I walked around the grounds some more - checking out the donkeys and horses - and the tomb of George and Martha Washington. I couldn't take any more pictures, so I went to the museum to walk around and be inside with some A/C. It was getting hotter and hotter as the day progressed - another scorcher in the area (95F).

I went throughout the museum for a while and cooled down before eating lunch and using my computer for the remainder of my time at Mt. Vernon. I need to use the internet to finalize my ride down to Charlotte - I found one randomly from a posting from the Charlotte craigslist site and not the Washington DC site. I stayed around in the food court area until Nancy came to pick me up at 4:30pm. I was at Mt. Vernon for 6 hours. It was a great time. I thanked Nancy for that opportunity to go there and we made it back to the house before dinner. We ate dinner together again to all share stories about facts and moments of Mt. Vernon.

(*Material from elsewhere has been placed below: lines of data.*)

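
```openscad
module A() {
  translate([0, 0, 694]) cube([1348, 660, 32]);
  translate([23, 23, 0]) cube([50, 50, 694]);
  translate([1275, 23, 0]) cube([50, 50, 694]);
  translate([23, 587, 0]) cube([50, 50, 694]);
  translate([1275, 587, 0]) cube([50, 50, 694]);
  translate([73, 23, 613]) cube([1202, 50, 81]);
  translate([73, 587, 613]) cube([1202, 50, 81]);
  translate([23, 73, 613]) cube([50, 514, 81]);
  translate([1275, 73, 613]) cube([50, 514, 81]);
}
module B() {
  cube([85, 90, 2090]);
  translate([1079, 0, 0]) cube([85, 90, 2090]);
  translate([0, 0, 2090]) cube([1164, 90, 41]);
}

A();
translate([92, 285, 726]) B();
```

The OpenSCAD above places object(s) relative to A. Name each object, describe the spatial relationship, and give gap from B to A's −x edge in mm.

A is a table. B is a door frame. The door frame is on top of the table, centred. The gap from the door frame to the table's −x edge is 92 mm.

The door frame's min-x is at 92; the table's min-x is 0; gap = 92 mm.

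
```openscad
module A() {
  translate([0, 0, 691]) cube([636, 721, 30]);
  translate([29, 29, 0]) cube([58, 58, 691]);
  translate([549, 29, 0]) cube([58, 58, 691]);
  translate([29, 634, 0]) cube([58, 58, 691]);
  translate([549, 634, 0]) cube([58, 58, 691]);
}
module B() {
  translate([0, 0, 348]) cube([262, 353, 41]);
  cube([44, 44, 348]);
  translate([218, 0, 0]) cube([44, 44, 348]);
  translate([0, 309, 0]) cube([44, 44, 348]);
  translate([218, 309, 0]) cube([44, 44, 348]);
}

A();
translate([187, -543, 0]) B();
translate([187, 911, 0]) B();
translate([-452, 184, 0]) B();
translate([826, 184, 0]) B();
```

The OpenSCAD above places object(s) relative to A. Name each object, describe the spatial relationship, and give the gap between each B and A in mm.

A is a table. B is a stool. Four stools sit around the table at the −y, +y, −x, +x sides. The gap between each stool and the table is 190 mm.

Each stool's nearest face is 190 mm from the table's bounding box.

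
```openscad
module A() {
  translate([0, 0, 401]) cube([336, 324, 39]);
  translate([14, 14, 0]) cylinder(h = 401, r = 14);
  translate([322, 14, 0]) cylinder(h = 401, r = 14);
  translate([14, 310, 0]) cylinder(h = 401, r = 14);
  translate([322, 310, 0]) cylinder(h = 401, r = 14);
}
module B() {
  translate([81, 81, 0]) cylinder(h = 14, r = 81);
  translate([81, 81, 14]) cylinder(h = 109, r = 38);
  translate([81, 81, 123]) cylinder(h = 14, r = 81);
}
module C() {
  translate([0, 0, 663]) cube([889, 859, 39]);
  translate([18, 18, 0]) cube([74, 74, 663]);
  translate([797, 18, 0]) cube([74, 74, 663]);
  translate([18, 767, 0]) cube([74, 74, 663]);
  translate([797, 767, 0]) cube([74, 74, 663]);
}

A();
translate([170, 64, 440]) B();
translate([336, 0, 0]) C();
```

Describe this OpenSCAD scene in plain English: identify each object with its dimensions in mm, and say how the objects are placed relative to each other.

A is a four-legged stool. The seat is 336×324 mm, 39 mm thick, top at z = 440 mm. It stands on four round legs, each 28 mm in diameter, from z = 0 to the seat underside, each leg's axis is inset half a diameter from the nearest pair of seat edges (so the leg's bounding box is flush with the corner).

B is a spool: two coaxial disc flanges of radius 81 mm and thickness 14 mm, joined by a core cylinder of radius 38 mm and height 109 mm. The lower flange rests on z = 0 and the three cylinders share a vertical axis.

C is a table: top 889 mm (x) × 859 mm (y), 39 mm thick, upper face at z = 702 mm, on four 74×74 mm square legs, each inset 18 mm from the nearest pair of top edges, running from z = 0 to the bottom of the top.

The spool is on top of the stool. The table is against the stool's +x side, with their −y faces flush.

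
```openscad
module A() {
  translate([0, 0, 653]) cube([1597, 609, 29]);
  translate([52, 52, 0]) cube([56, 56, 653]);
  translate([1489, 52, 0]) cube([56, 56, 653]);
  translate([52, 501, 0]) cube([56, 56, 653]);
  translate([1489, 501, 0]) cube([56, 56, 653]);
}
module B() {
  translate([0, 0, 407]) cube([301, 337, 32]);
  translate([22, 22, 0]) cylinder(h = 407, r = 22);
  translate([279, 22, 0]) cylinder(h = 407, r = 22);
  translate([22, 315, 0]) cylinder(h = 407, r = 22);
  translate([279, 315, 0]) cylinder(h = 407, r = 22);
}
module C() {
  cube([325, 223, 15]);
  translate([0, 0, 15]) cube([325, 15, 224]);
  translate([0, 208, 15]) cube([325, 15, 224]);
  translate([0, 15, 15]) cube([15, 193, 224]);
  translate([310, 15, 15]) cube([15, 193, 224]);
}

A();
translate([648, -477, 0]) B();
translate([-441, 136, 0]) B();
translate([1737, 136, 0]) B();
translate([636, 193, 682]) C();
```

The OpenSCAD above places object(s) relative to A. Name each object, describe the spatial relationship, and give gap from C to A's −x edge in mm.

The open box's min-x is at 636; the table's min-x is 0; gap = 636 mm.

A is a table. B is a stool. C is an open box. Three stools sit around the table at the −y, −x, +x sides. The open box is on top of the table, centred. The gap from the open box to the table's −x edge is 636 mm.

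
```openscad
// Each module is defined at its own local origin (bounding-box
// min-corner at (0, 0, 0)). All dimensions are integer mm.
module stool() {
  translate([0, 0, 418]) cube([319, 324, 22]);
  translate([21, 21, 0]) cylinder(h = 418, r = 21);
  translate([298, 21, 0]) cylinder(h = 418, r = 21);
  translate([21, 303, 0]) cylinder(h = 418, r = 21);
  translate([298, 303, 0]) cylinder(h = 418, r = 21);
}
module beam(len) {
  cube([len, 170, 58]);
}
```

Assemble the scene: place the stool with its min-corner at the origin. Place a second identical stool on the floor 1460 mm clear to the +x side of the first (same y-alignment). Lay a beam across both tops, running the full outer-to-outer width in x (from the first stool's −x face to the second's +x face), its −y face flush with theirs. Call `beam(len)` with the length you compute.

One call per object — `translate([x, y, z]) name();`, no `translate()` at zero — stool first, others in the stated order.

stool();
translate([1779, 0, 0]) stool();
translate([0, 0, 440]) beam(2098);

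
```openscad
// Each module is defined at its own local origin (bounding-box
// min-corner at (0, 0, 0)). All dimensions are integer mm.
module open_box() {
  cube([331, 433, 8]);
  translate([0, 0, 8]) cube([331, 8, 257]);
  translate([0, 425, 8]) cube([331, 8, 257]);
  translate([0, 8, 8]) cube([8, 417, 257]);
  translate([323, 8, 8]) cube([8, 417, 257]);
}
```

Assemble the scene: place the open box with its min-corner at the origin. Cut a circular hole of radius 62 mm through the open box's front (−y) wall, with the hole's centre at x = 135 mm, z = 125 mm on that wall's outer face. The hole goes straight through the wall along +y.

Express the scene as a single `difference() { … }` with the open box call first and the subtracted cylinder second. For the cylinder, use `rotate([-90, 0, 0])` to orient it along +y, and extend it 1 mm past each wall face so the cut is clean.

difference() {
  open_box();
  translate([135, -1, 125]) rotate([-90, 0, 0]) cylinder(h = 10, r = 62);
}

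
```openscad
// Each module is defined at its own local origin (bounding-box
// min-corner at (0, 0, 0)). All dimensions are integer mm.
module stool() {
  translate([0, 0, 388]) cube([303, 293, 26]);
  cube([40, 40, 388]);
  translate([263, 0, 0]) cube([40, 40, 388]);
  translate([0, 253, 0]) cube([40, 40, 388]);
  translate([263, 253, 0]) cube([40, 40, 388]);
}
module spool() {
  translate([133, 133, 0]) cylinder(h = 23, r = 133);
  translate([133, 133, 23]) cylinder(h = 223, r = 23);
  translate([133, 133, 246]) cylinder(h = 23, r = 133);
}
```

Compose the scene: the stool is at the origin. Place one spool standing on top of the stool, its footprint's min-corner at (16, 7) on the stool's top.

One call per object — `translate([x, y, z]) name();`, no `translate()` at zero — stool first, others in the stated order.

stool();
translate([16, 7, 414]) spool();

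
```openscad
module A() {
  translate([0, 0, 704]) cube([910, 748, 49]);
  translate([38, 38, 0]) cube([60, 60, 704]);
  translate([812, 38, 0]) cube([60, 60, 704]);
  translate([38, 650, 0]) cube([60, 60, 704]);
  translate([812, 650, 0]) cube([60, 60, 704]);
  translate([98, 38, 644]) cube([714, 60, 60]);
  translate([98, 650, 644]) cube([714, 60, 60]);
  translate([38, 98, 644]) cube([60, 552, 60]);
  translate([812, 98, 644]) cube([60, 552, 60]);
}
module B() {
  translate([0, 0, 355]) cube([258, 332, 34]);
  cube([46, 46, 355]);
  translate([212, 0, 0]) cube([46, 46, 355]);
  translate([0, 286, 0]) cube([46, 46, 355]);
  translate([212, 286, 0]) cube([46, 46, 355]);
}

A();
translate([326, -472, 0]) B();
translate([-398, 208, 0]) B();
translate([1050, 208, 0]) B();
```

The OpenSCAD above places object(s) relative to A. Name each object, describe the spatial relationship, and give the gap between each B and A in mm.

Each stool's nearest face is 140 mm from the table's bounding box.

A is a table. B is a stool. Three stools sit around the table at the −y, −x, +x sides. The gap between each stool and the table is 140 mm.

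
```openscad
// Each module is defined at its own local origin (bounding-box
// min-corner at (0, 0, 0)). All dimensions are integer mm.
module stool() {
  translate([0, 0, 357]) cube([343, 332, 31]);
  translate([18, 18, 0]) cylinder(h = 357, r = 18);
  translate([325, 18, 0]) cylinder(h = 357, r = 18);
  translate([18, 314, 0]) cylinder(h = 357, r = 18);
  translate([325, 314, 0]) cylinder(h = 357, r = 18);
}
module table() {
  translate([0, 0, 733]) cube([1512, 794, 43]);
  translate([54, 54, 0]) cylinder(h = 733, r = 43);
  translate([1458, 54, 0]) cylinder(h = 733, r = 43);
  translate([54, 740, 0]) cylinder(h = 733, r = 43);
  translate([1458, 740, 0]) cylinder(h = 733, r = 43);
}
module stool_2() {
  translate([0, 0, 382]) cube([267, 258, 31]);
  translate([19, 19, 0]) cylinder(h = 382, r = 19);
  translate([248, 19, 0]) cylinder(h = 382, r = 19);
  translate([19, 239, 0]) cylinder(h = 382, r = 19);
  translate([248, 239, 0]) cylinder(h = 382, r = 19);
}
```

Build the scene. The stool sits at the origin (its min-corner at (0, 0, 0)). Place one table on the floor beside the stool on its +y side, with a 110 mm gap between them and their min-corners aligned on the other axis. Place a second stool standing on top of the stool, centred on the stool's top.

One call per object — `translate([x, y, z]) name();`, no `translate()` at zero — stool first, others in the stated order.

stool();
translate([0, 442, 0]) table();
translate([38, 37, 388]) stool_2();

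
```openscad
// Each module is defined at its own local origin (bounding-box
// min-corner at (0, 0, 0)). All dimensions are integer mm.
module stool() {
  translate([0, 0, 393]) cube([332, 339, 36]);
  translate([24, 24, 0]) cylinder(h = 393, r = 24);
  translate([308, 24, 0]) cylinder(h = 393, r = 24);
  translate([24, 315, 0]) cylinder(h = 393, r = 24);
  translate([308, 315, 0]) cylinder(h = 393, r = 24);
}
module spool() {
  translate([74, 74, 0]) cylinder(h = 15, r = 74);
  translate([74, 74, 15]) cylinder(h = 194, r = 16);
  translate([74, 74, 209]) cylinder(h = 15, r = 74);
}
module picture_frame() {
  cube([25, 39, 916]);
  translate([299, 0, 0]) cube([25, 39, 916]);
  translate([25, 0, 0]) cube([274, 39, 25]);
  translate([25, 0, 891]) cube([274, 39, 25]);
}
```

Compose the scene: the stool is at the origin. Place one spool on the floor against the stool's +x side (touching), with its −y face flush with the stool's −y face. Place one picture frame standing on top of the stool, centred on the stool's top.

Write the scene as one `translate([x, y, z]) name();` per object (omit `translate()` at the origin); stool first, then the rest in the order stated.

stool();
translate([332, 0, 0]) spool();
translate([4, 150, 429]) picture_frame();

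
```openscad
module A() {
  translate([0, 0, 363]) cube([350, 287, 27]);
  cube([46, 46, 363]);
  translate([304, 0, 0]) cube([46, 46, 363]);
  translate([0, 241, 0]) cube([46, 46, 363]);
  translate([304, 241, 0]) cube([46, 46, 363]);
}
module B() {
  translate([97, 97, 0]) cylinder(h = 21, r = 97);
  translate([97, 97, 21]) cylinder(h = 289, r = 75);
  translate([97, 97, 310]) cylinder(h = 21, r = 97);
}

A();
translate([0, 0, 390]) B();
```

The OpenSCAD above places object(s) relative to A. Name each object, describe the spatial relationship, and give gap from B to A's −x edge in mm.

A is a stool. B is a spool. The spool is on top of the stool. The gap from the spool to the stool's −x edge is 0 mm.

The spool's min-x is at 0; the stool's min-x is 0; gap = 0 mm.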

I helped Nancy clean up the kitchen after dinner and made my way back to the bedroom to pack my bag. I was leaving in between 5am and 6am the next morning. My ride down to Charlotte was with a man named Kenneth Chamblee. I only talked to him on the phone one time but had a half-a-dozen e-mails or so with his girlfriend Nannette Simmons, native of Maryland and living in Baltimore. Nannette told me that Ken was driving down south to Charlotte and could give me a ride. The issue with Ken and his driving style is that he likes to get going early: BEFORE SUNRISE. That means that he was leaving Baltimore in between 4-5am and picking me up between 5-6am. It was similar to waiting for the cable guy and the ridiculous windows of service; but in my scenario - a total stranger driving me 7 hours south.

So I packed up and said goodnight to Nancy and David. I watched some 11pm Sportscenter before going to bed and waited for Ken's call the next morning.... "just remember to keep the ringer loud and pick it up between five and six", I said to myself.

The stars shine as I dream into the night.